Online is dat haast onmogelijk. Daar is herkenbaarheid inmiddels de norm. Algoritmen geven me immers wat ik al ken. Ze baseren zich altijd op het verleden, op wat ik hiervoor aan klikte, uitkeek of een duimpje omhoog gaf. Wat ze voorspellen dat ik leuk zal vinden, is wat ik hiervoor leuk vond. Algoritmen pinnen me zodoende vast in wie ik ooit was en zullen dus nooit een nieuwe wereld of toekomst voor me kunnen openen.

Maar traditionele media kunnen dat wel. Door niet in te zetten op herkenning, maar op vervreemding.

Geef mensen wat ze niet kennen, niet wisten en al helemaal niet zochten. Geef ze het onbekende en het onbegrijpelijke. Laat ze de afwijkingen zien, degenen die níet functioneren, die níet voelen zoals het hoort. Zet er geen vriendelijke gezichten naast, meestal van een BN-er, om de boel te mediëren, maar laat de gekken en de buitenstaanders zelf iets maken. Haal sowieso alle BN-ers van tv. Zet er mensen neer die misschien stotteren, haperen of zwijgen, mensen die niet door en door gemediatrained zijn, maar die wel iets weten, iets kunnen, eens een keer iets anders te vertellen hebben. Had Jan Rot niet tien minuten gegeven, maar uren, de hele nacht, met drie flessen wijn erbij, zodat niet alleen de positieve, dankbare gevoelens aan bod waren gekomen, maar ook de angst en woede.

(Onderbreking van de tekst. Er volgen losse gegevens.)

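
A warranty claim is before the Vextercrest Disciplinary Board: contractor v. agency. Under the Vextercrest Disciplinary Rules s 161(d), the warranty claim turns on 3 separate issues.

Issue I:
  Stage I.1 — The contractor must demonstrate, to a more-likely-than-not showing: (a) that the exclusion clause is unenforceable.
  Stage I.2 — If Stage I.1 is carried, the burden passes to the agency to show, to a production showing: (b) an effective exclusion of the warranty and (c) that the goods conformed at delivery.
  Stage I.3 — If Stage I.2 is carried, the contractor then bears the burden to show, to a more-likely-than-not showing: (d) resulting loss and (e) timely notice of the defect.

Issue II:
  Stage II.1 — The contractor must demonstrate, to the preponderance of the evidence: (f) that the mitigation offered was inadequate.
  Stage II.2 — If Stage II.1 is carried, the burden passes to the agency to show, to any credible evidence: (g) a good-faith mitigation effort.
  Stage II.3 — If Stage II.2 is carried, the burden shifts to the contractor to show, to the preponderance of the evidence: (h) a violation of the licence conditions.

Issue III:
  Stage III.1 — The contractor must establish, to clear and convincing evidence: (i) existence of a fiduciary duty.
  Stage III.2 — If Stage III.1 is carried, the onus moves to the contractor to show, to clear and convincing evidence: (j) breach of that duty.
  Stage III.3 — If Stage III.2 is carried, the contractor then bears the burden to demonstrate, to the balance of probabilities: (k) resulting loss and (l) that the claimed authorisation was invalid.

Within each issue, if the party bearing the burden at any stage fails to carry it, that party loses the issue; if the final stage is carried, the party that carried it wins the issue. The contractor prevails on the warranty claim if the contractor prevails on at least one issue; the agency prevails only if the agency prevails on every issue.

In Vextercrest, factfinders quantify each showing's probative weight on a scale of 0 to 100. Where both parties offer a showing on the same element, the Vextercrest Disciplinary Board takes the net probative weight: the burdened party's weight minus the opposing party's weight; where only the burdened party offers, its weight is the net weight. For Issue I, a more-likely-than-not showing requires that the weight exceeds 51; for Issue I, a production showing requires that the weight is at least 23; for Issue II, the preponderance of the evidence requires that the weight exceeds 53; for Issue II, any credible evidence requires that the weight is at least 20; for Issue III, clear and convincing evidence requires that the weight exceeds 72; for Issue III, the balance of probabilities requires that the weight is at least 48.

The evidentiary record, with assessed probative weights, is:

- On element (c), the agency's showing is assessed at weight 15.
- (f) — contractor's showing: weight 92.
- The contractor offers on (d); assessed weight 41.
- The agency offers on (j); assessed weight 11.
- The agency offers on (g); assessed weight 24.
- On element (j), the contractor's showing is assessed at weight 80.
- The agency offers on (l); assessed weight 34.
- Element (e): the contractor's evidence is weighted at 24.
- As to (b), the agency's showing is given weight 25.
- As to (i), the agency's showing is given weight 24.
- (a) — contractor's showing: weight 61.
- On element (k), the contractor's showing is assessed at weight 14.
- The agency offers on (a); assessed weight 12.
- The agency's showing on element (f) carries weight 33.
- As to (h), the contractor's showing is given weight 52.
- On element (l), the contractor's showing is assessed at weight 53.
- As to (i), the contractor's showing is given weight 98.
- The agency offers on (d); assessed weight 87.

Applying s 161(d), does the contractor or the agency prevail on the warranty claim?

— Issue I —
At Stage I.1 the contractor must meet a more-likely-than-not showing (weight exceeds 51): on (a) the weight is 61 less the opposing 12 gives net 49, which does not exceed 51, so (a) does not meet the standard.
  Not every element is met, so the contractor fails to carry Stage I.1.
So the agency prevails on this issue.
— Issue II —
At Stage II.1 the contractor must meet the preponderance of the evidence (weight exceeds 53): on (f) the weight is 92 less the opposing 33 gives net 59, > 53, so (f) meets the standard.
  Stage II.1 is satisfied; the onus moves to the agency.
At Stage II.2 the agency must meet any credible evidence (weight is at least 20): on (g) the weight is 24, which does reach 20, so (g) meets the standard.
  Stage II.2 is satisfied; the onus moves to the contractor.
At Stage II.3 the contractor must meet the preponderance of the evidence (weight exceeds 53): on (h) the weight is 52, ≤ 53, so (h) does not meet the standard.
  The contractor does not carry Stage II.3.
The analysis ends at Stage II.3; the agency prevails on this issue.
— Issue III —
Stage III.1 (contractor, clear and convincing evidence, weight exceeds 72): (i) net 98−24=74 > 72 — meets.
  Stage III.1 is satisfied; the contractor continues to bear the burden.
Stage III.2 (contractor, clear and convincing evidence, weight exceeds 72): (j) net 80−11=69 ≤ 72 — fails.
  The contractor does not carry Stage III.2.
So the agency prevails on this issue.
Per-issue: Issue I → agency; Issue II → agency; Issue III → agency. The contractor must prevail on at least one issue; overall, the agency prevails.

agency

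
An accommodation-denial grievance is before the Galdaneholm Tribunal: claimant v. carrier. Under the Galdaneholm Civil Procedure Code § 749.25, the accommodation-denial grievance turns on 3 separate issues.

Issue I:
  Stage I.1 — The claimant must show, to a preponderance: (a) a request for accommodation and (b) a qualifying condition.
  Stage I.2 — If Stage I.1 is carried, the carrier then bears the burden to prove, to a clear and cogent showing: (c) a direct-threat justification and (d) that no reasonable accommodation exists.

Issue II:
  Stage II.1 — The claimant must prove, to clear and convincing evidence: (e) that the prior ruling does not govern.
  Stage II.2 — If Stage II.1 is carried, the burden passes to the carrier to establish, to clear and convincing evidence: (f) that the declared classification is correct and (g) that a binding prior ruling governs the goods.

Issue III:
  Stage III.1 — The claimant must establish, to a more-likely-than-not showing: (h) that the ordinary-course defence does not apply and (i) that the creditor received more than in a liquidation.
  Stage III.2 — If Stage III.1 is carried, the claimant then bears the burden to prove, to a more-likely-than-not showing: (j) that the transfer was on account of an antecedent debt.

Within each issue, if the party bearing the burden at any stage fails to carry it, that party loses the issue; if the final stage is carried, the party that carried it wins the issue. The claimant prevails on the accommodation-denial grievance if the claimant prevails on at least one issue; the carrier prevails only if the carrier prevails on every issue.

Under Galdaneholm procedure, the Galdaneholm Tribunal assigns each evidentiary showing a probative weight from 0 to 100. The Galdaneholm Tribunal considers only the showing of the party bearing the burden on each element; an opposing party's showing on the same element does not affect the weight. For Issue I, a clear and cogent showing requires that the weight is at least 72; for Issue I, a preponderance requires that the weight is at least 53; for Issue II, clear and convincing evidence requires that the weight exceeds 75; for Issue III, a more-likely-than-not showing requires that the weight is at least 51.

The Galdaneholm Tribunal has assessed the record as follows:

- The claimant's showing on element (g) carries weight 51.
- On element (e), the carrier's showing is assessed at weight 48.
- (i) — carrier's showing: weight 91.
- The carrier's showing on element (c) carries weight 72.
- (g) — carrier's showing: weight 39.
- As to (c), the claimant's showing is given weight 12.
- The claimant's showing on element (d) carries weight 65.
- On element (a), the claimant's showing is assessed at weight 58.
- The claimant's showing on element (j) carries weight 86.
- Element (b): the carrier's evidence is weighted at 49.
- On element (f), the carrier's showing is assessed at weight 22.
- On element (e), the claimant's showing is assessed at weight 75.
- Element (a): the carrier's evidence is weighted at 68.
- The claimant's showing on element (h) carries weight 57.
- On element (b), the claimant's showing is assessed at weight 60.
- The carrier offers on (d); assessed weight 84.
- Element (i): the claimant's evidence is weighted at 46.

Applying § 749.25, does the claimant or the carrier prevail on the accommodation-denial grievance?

carrier

— Issue I —
Stage I.1 — burden on claimant; standard: a preponderance (weight is at least 53).
    (a): 58 (carrier's 68 disregarded) ≥ 53 [met]
    (b): 60 (carrier's 49 disregarded) ≥ 53 [met]
  All elements met. The burden passes to the carrier.
Stage I.2 — burden on carrier; standard: a clear and cogent showing (weight is at least 72).
    (c): 72 (claimant's 12 disregarded) ≥ 72 [met]
    (d): 84 (claimant's 65 disregarded) ≥ 72 [met]
  The carrier carries the last stage.
All stages carried — the carrier prevails on this issue.
— Issue II —
At Stage II.1 the claimant must meet clear and convincing evidence (weight exceeds 75): on (e) the weight is 75 (the carrier's 48 is given no effect), ≤ 75, so (e) does not meet the standard.
  Not every element is met, so the claimant fails to carry Stage II.1.
The analysis ends at Stage II.1; the carrier prevails on this issue.
— Issue III —
At Stage III.1 the claimant must meet a more-likely-than-not showing (weight is at least 51): on (h) the weight is 57, which does reach 51, so (h) meets the standard; on (i) the weight is 46 (the carrier's 91 is given no effect), < 51, so (i) does not meet the standard.
  Not every element is met, so the claimant fails to carry Stage III.1.
The analysis ends at Stage III.1; the carrier prevails on this issue.
Per-issue: Issue I → carrier; Issue II → carrier; Issue III → carrier. The claimant must prevail on at least one issue; overall, the carrier prevails.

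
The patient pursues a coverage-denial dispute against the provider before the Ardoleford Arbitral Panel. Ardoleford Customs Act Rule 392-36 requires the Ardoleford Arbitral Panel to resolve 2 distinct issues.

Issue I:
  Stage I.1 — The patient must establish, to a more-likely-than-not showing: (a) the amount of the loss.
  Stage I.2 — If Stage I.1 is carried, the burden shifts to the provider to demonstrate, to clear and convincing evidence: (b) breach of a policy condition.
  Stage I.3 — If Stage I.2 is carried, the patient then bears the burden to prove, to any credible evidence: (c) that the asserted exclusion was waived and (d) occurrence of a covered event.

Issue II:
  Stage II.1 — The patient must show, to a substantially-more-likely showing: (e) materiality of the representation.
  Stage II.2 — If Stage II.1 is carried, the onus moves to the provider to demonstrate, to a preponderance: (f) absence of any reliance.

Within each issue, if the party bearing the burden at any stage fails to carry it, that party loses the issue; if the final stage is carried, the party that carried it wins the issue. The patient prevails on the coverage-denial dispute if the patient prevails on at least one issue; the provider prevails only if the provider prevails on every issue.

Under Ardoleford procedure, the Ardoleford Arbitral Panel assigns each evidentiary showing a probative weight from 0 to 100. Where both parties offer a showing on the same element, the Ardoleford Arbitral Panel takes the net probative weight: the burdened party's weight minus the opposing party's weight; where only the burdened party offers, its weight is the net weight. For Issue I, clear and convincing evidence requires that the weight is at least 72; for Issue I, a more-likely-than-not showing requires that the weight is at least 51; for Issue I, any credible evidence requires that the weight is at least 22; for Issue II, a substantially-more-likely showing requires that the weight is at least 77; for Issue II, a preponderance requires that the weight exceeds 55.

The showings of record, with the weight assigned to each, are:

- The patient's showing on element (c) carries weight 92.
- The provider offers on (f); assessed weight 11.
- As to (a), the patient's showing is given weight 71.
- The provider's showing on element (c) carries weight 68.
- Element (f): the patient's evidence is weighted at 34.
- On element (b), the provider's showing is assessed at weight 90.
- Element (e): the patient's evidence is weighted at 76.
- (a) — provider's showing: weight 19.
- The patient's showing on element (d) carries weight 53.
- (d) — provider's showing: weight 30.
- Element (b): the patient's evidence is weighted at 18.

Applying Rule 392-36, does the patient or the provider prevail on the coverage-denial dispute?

patient

— Issue I —
Stage I.1 — burden on patient; standard: a more-likely-than-not showing (weight is at least 51).
    (a): 71 − 19 = 52 ≥ 51 [met]
  The patient carries Stage I.1; the provider now bears the burden.
Stage I.2 — burden on provider; standard: clear and convincing evidence (weight is at least 72).
    (b): 90 − 18 = 72 ≥ 72 [met]
  The provider carries Stage I.2; the patient now bears the burden.
Stage I.3 — burden on patient; standard: any credible evidence (weight is at least 22).
    (c): 92 − 68 = 24 ≥ 22 [met]
    (d): 53 − 30 = 23 ≥ 22 [met]
  The patient carries the last stage.
Every stage carried; the patient prevails on this issue.
— Issue II —
Stage II.1 (patient, a substantially-more-likely showing, weight is at least 77): (e) 76 < 77 — fails.
  Stage II.1 not carried; the patient fails its burden.
The analysis ends at Stage II.1; the provider prevails on this issue.
Per-issue: Issue I → patient; Issue II → provider. The patient must prevail on at least one issue; overall, the patient prevails.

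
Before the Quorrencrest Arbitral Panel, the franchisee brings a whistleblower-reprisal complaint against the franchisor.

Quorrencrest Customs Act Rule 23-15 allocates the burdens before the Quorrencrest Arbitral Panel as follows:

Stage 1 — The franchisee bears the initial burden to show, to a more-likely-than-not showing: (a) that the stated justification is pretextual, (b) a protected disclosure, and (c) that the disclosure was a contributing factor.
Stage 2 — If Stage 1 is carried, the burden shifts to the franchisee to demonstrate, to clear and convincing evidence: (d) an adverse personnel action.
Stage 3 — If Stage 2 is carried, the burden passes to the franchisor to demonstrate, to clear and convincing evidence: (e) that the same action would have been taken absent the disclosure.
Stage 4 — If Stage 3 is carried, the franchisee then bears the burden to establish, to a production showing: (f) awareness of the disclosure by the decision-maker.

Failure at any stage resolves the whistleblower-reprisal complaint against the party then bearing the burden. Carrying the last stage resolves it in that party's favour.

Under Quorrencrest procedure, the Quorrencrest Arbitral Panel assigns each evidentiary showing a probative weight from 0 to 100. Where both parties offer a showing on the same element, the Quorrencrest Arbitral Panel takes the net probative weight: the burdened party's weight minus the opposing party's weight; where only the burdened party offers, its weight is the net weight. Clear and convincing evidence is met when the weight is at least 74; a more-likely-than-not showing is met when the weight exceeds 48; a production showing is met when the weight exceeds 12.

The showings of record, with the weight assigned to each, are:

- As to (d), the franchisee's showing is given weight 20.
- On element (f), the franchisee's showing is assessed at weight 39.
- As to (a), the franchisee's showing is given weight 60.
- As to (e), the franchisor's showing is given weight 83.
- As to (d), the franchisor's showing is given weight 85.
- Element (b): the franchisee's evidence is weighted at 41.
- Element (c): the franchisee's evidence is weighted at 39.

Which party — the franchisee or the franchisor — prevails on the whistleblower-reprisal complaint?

At Stage 1 the franchisee must meet a more-likely-than-not showing (weight exceeds 48): on (a) the weight is 60, which does exceed 48, so (a) meets the standard; on (b) the weight is 41, ≤ 48, so (b) does not meet the standard; on (c) the weight is 39, ≤ 48, so (c) does not meet the standard.
  Not every element is met, so the franchisee fails to carry Stage 1.
The analysis ends at Stage 1; the franchisor prevails.

franchisor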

Toon het geweld van de normaliteit, zoals de filosoof Herbert Marcuse kunstenaars opdroeg. Maak het vreemde niet vertrouwd, maar het vertrouwde vreemd. Laat het schuren, zaai verwarring, negeer alle boze brieven die ongetwijfeld zullen volgen, alle mails of tweets van mensen die zo graag zichzelf willen herkennen in wat ze zien en horen, verwijs die mensen naar een online bestaan van algoritmen, negeer de kijkcijfers, laat het doelgroepdenken los, breek mijn wereld open. Want pas dan wordt echte verbinding mogelijk. Als ik tegen de grenzen van mijn verbeelding loop, en besef dat ik niet het middelpunt ben, niet de maat der dingen, maar dat de wereld oneindig veel groter en rijker is dan ik ooit had vermoed. Pas dan kan ik anderen niet alleen zien, maar hen ook in hun waarde laten. Juist omdat omdat ze níet op mij lijken. Het zal een bevrijding zijn.